Ghana’s free senior high school policy needs robust revision and sustainable funding, argues an advisor to Ghana’s President-elect John Mahama.
In 2017, Ghana took a bold step by introducing its Free Senior High School (SHS) policy, a reform intended to transform the educational landscape and make secondary education accessible to all.

The policy’s goals were clear and laudable: alleviate financial burdens on families, open the doors of learning to those previously excluded, and ultimately close the longstanding gap between rural and urban schooling. Yet, nearly seven years on, the scheme’s promise remains only partially fulfilled. While it has certainly broadened access, there are pressing questions about its quality, long-term funding, and the deep-rooted inequalities it was supposed to address.

The seeds of Ghana’s uneven educational development were planted in the colonial era. Under British rule, education was designed to serve imperial ends, cultivating a small urban-based elite while neglecting vast rural areas. Even after independence, these inequalities have proved stubborn. Urban schools, historically equipped with better resources, infrastructure, and trained teachers, continued to flourish. Rural schools, meanwhile, often struggle with shortages of classrooms and basic materials.

The Free SHS initiative was initially welcomed as a remedy to these injustices. In practice, however, it has not fully delivered. It has swelled enrolment, yes — but often without the necessary expansion in classrooms or teaching staff. Consequently, rural schools face overcrowded classrooms, stretched resources, and a decline in teaching quality, just as they try to serve more students than ever before.
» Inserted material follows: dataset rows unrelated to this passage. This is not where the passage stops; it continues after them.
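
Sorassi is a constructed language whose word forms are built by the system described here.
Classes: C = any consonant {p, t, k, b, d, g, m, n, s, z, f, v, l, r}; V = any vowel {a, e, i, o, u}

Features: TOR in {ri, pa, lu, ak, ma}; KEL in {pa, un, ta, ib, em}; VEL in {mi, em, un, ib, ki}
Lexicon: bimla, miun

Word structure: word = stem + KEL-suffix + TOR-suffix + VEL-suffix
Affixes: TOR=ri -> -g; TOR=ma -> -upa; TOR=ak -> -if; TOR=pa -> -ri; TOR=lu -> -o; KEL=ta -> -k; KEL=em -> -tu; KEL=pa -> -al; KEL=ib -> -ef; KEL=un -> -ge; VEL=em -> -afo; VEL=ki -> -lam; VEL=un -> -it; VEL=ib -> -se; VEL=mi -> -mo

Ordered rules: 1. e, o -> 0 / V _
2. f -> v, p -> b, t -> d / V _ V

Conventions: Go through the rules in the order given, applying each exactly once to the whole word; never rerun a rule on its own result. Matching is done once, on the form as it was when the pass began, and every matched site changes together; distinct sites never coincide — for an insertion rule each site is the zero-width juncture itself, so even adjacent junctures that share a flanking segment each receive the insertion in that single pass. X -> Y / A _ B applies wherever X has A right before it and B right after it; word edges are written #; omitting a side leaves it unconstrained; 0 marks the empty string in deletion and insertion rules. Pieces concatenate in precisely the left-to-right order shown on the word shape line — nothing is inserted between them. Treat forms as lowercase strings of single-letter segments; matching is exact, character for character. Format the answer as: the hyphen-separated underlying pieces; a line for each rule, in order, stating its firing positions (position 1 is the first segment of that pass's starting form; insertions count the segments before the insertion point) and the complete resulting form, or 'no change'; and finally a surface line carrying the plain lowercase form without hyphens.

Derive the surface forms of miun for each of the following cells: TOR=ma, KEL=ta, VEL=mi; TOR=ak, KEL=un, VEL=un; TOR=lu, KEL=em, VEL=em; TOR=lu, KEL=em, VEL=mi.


cell TOR=ma, KEL=ta, VEL=mi:
underlying: miun-k-upa-mo
1. e, o -> 0 / V _: no change
2. f -> v, p -> b, t -> d / V _ V: fires at position(s) 7: miunkubamo
surface: miunkubamo

cell TOR=ak, KEL=un, VEL=un:
underlying: miun-ge-if-it
1. e, o -> 0 / V _: no change
2. f -> v, p -> b, t -> d / V _ V: fires at position(s) 8: miungeivit
surface: miungeivit

cell TOR=lu, KEL=em, VEL=em:
underlying: miun-tu-o-afo
1. e, o -> 0 / V _: fires at position(s) 7: miuntuafo
2. f -> v, p -> b, t -> d / V _ V: fires at position(s) 8: miuntuavo
surface: miuntuavo

cell TOR=lu, KEL=em, VEL=mi:
underlying: miun-tu-o-mo
1. e, o -> 0 / V _: fires at position(s) 7: miuntumo
2. f -> v, p -> b, t -> d / V _ V: no change
surface: miuntumo


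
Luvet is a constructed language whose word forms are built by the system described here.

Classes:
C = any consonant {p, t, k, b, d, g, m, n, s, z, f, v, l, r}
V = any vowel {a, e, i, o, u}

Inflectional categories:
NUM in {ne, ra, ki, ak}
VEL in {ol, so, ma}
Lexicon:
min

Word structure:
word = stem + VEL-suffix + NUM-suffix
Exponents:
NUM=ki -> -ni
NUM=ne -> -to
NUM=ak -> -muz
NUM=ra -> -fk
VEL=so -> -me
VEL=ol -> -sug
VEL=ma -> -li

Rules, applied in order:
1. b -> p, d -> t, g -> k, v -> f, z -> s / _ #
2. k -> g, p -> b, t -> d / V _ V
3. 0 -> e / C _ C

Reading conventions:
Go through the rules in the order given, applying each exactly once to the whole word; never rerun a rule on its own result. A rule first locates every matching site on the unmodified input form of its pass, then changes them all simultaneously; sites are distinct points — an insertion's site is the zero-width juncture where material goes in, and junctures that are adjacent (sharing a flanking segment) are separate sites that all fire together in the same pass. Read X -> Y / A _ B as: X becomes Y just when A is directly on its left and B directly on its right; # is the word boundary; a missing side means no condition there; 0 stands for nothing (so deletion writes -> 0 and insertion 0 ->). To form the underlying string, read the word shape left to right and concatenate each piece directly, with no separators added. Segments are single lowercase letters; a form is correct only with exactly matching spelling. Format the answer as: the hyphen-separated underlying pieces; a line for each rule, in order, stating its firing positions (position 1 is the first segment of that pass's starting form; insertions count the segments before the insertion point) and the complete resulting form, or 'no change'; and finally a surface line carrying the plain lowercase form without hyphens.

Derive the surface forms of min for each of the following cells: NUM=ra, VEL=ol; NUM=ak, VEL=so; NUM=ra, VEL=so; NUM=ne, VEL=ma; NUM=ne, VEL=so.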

Quality matters at least as much as access. Education should be transformative: it should empower young minds with critical thinking skills, technical competencies, and the capacity to innovate. Yet simply allowing more students into the system does not guarantee these outcomes. Overcrowded classrooms, teacher shortages, and a lack of proper materials threaten to undermine the quality that Free SHS was meant to safeguard. Data shows that secondary enrolment shot up from about 813,000 in 2017 to over 1.2 million by 2023. That surge puts huge pressure on infrastructure. While some top urban schools struggle to absorb new arrivals
many rural ones, which were already behind, now contend with class sizes that strain any serious attempt at student-centred learning.

Aligning Ghana’s tax structure
Beyond the challenge of quality, funding remains a core concern. The government’s heavy reliance on the Annual Budget Funding Amount (ABFA), derived primarily from oil revenues, poses serious sustainability issues. Oil prices are notoriously volatile; basing a flagship social programme on such an uncertain income stream is risky. Indeed, the government’s difficulty in borrowing from international capital markets in recent years only highlights how fragile these financial foundations are. One way forward would be to shift towards more stable and predictable funding mechanisms. A modest rise in Value Added Tax (VAT), for instance, could offer a dependable revenue source to secure Free SHS for the long haul. By aligning Ghana’s tax structure more closely with international norms — where average VAT rates often surpass Ghana’s current levels — the government could ensure that education financing does not hinge so perilously on global commodity prices.

Critics might balk at higher taxes, yet a slight VAT increase earmarked for education could be designed to be broad-based, reducing the burden on any single segment of society. Unlike the E-Levy or other less stable taxes, VAT applies widely and can capture economic activity across both formal and informal sectors. Such a move would not only generate a steady stream of revenue but also spread the cost of education more equitably. Over time, the government could integrate this approach into a transparent, long-term plan, giving parents, schools, and communities a clear sense of how Free SHS will be funded and improved.

Beyond access and funding
Still, financing alone will not solve all the challenges. Ghana must look beyond access and funding to focus on educational quality. Countries like Finland and South Korea have shown that world-class results come from consistent investment in teacher training, strong curricular frameworks, and adequate facilities. Ghana should learn from these examples. Free SHS should go hand-in-hand with efforts to strengthen teacher recruitment, enhance infrastructure, invest in science, technology, engineering, and maths (STEM), and bolster vocational and technical paths that align with future labour market demands.

A thorough revision of the Free SHS policy is now imperative. This does not mean scrapping the programme — on the contrary, its vision of equitable, universal education is more urgent than ever. But it does mean confronting legacy issues that keep rural students behind, finding sustainable funding mechanisms, and rethinking how to maintain quality in a rapidly expanding system. The current moment offers a chance to reset, to ensure that Free SHS not only survives but thrives. By doing so, Ghana can move closer to the day when every child, whether in Accra or a remote northern village, not only sits in a secondary classroom but receives the high-quality education they deserve. The time to act is now.